I used to recommend the REGEXP_REPLACE function for that task, but now there is a better way!
Vertica 10.1.x introduces the MAKEUTF8 built-in function that coerces a string to UTF-8 by removing or replacing non-UTF-8 characters.
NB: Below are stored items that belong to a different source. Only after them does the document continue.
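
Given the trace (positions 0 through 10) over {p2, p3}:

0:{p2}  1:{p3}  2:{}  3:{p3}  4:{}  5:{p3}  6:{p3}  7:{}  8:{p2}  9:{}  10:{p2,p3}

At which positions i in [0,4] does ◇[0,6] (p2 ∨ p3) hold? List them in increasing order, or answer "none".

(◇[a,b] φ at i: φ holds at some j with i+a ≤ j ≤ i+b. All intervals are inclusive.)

0, 1, 2, 3, 4

Evaluate at each i in [0,4]:
  i=0: ✓ (witness j=0)
  i=1: ✓ (witness j=1)
  i=2: ✓ (witness j=3)
  i=3: ✓ (witness j=3)
  i=4: ✓ (witness j=5)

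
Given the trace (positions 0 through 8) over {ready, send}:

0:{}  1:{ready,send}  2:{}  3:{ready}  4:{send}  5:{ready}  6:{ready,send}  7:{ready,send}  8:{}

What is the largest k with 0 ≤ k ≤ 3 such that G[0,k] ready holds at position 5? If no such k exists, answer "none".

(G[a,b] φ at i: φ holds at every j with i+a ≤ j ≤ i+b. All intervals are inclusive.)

ready must hold from j=5 onward; find where it first fails.
  j=5: holds
  j=6: holds
  j=7: holds
  j=8: fails
Holds on [5,7], so largest k = 2.

2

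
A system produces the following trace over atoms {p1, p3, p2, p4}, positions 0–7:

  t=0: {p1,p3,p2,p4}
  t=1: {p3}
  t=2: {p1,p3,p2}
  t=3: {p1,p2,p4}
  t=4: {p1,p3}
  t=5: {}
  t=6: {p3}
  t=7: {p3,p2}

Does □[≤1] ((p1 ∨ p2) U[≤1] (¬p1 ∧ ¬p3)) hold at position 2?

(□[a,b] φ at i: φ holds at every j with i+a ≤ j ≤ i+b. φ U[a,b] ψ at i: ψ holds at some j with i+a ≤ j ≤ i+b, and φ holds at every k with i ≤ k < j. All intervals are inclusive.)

Check ((p1 ∨ p2) U[≤1] (¬p1 ∧ ¬p3)) at every j in [2,3]:
  j=2: fails
  j=3: fails
Fails at j=2 → formula fails.

No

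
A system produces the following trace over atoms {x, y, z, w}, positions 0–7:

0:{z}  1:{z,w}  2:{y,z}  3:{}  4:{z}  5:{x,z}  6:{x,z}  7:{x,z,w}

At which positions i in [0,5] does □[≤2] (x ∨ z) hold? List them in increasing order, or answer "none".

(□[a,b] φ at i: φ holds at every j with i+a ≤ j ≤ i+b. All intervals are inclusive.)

0, 4, 5

Evaluate at each i in [0,5]:
  i=0: ✓ (all of [0,2])
  i=1: ✗ (fails at j=3)
  i=2: ✗ (fails at j=3)
  i=3: ✗ (fails at j=3)
  i=4: ✓ (all of [4,6])
  i=5: ✓ (all of [5,7])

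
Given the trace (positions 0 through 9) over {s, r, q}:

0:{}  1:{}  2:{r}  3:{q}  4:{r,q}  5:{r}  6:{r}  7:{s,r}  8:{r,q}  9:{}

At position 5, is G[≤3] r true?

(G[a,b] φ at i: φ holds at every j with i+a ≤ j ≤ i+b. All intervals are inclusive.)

True

Check r at every j in [5,8]:
  j=5: true
  j=6: true
  j=7: true
  j=8: true
All positions satisfy it → formula holds.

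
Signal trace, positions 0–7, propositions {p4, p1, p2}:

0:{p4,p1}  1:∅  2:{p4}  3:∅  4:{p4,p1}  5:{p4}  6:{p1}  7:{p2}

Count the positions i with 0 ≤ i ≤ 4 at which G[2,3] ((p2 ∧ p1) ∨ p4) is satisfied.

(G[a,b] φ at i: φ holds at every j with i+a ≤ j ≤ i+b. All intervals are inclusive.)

Evaluate at each i in [0,4]:
  i=0: ✗ (fails at j=3)
  i=1: ✗ (fails at j=3)
  i=2: ✓ (all of [4,5])
  i=3: ✗ (fails at j=6)
  i=4: ✗ (fails at j=6)
Positions where it holds: {2} → 1.

1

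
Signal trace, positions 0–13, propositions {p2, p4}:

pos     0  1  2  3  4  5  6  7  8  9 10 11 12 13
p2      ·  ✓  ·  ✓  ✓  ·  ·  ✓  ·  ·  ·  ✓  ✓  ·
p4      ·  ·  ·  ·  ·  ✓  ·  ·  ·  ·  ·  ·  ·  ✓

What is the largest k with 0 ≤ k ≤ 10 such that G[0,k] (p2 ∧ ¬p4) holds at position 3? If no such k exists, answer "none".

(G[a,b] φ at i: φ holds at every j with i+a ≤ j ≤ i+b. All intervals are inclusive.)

1

(p2 ∧ ¬p4) must hold from j=3 onward; find where it first fails.
  j=3: holds
  j=4: holds
  j=5: fails
Holds on [3,4], so largest k = 1.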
The old way of removing non-UTF-8 characters:
dbadmin=> \d nonutf_test;
List of Fields by Tables
Schema | Table | Column | Type | Size | Default | Not Null | Primary Key | Foreign Key
--------+-------------+--------+--------------+------+---------+----------+-------------+-------------
public | nonutf_test | c | varchar(100) | 100 | | f | f |
(1 row)
dbadmin=> INSERT INTO nonutf_test SELECT E'\xa0' || 'Test!' || E'\xa0';
OUTPUT
--------
1
(1 row)
dbadmin=> SELECT c, REGEXP_REPLACE(c, '[^\t\r\n\x20-\x7E]+', '', 1, 0, 'b') FROM nonutf_test ;
c | REGEXP_REPLACE
---------+----------------
▒Test!▒ | Test!
(1 row)
dbadmin=> SELECT * FROM nonutf_test;
c
---------
▒Test!▒
(1 row)
dbadmin=> UPDATE /*+ DIRECT */ nonutf_test SET c = REGEXP_REPLACE(c, '[^\t\r\n\x20-\x7E]+', '', 1, 0, 'b');
OUTPUT
--------
1
(1 row)
dbadmin=> SELECT * FROM nonutf_test;
c
-------
Test!
(1 row)
Now the new and improved way:
verticademos=> TRUNCATE TABLE nonutf_test;
TRUNCATE TABLE
verticademos=> INSERT INTO nonutf_test SELECT E'\xa0' || 'Test!' || E'\xa0';
OUTPUT
--------
1
(1 row)
verticademos=> SELECT c, makeutf8(c) FROM nonutf_test;
c | makeutf8
---------+----------
▒Test!▒ | Test!
(1 row)
verticademos=> SELECT c, makeutf8(c) "Removed non-UTF8 Junk!" FROM nonutf_test;
c | Removed non-UTF8 Junk!
---------+------------------------
▒Test!▒ | Test!
(1 row)
verticademos=> UPDATE nonutf_test SET c = makeutf8(c);
OUTPUT
--------
1
(1 row)
verticademos=> SELECT * FROM nonutf_test;
c
-------
Test!
(1 row)